Raising an avid reader

Family Literacy Day in Canada was this past week so I wanted to celebrate by sharing some tips for raising a reader. As a self-proclaimed bookworm, it was very natural for me to share my love of reading with my daughter Leah. Here are some tips for raising your own avid reader!

Leah with her favourite ABC board book at 6 months

1) Start early – You can start exposing your child to books before they can actually hold them or read them. The pictures are great visual stimuli and reading books aloud gives your infant the chance to hear your voice, learn words and familiarize him/herself with sounds. When Leah was a newborn, I placed books by her change table so she could look at the pictures while she was getting her diaper changed. Early on before Leah could even hold her head up on her own, Clayton and I started the tradition of family storytime before bed, with one of us holding the book and the other, the baby. When her fine motor skills improved, we gave her lift-the-flap books (which she loved!) and board books with interesting textures (check out her page turning video here). Before long, Leah became a pro page turner, often turning the page before we could finish reading them. When playing, she would pick up books on her own to “read”. Now one of her favourite things to do is sit in our lap while we read a book with her.

Leah playing with a lift-the-flap book at 8 months

2) Build a library – Take the time to build up your child’s personal library.  Funny enough, Clayton once made the mistake of saying “I think we have enough books…” and I quickly set him straight. My rule is, you can NEVER have enough books! 🙂 You don’t have to spend a lot of money to build up your library. Check out sites like Kijiji and Craigslist to purchase hand me down books (I scored an amazing box of Dr. Seuss and Bernstein Bears books for just $20, in perfect condition!). The clearance section of Winners (and popular bookstores too) often have great finds for just a few dollars. These clearance books might not be in pristine condition, but I figure since Leah will probably destroy them anyway, it doesn’t really matter! Warehouse sales are excellent too such as the Samko Miko Toy Warehouse (brand new books for just a few bucks, great book sets for amazing prices). Lending books from the library or book swapping with other moms is another low cost option that will help your personal library stay fresh. Need more ideas? Click here for a list of Top 100 Children’s Books from Today’s Parent.

Leah reading a cloth book with a friend

In terms of the type of books you should invest in, here are some of my suggestions. In the first three months, you can read any book to your child but I suggest something not too long (short attention span at this age) with vibrant colours or black and white patterns. From three to six months, I suggest ABC board books and fabric books like Happy Duck that your baby can safely play with and even chew on. Finger puppet books are great fun too! When the fine-motor skills start to develop, add on lift-the-flap book and textured books that your child can interact with. Include some story-telling board books and even some vocabulary or word books to start teaching your child the names of objects. I find that Leah always loved small (miniature sized) books because she could handle them so much more easily. Plus, they’re the perfect size to bring along in the diaper bag for outings.

Leah picking her favourite book at 15 months

3) Involve the whole family… and friends too!

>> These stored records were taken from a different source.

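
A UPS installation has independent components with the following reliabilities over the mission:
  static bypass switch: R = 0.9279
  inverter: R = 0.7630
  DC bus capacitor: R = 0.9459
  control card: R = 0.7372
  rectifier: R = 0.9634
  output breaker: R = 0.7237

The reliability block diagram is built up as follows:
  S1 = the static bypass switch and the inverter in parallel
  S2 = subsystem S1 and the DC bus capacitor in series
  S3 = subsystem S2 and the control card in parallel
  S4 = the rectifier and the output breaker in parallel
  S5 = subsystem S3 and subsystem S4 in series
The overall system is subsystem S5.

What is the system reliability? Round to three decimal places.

0.972

Parallel (static bypass switch and inverter): 1 − (1 − 0.92790)(1 − 0.76300) = 0.98291
Series ([0.98291] and DC bus capacitor): 0.98291 × 0.94590 = 0.92973
Parallel ([0.92973] and control card): 1 − (1 − 0.92973)(1 − 0.73720) = 0.98153
Parallel (rectifier and output breaker): 1 − (1 − 0.96340)(1 − 0.72370) = 0.98989
Series ([0.98153] and [0.98989]): 0.98153 × 0.98989 = 0.972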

At first it took some encouragement to get Clayton to read with Leah, but once he experienced her plopping her down in his lap with a book in hand, he was hooked. Reading with your child is such a meaningful bonding experience and one that will stay with your child forever. Encourage friends and family visitors  to spend some time reading to your child so the message is reinforced in your home. 4) Enrich the reading experience – When you’re reading to your child don’t feel you have to stick to the script. Take the time to point out interesting illustrations or to ask your child questions about the story. I would ask Leah “where is the flower?” or “where is the fish?” to teach her what these words meant. In fact, wording questions in the right way you can improve your child’s thinking skills. Participate in reading programs at your local library or Early Years Center so your child can experience fun games and activities that involve reading and literacy. Whatever you do, have fun and enjoy the process… learning is contagious!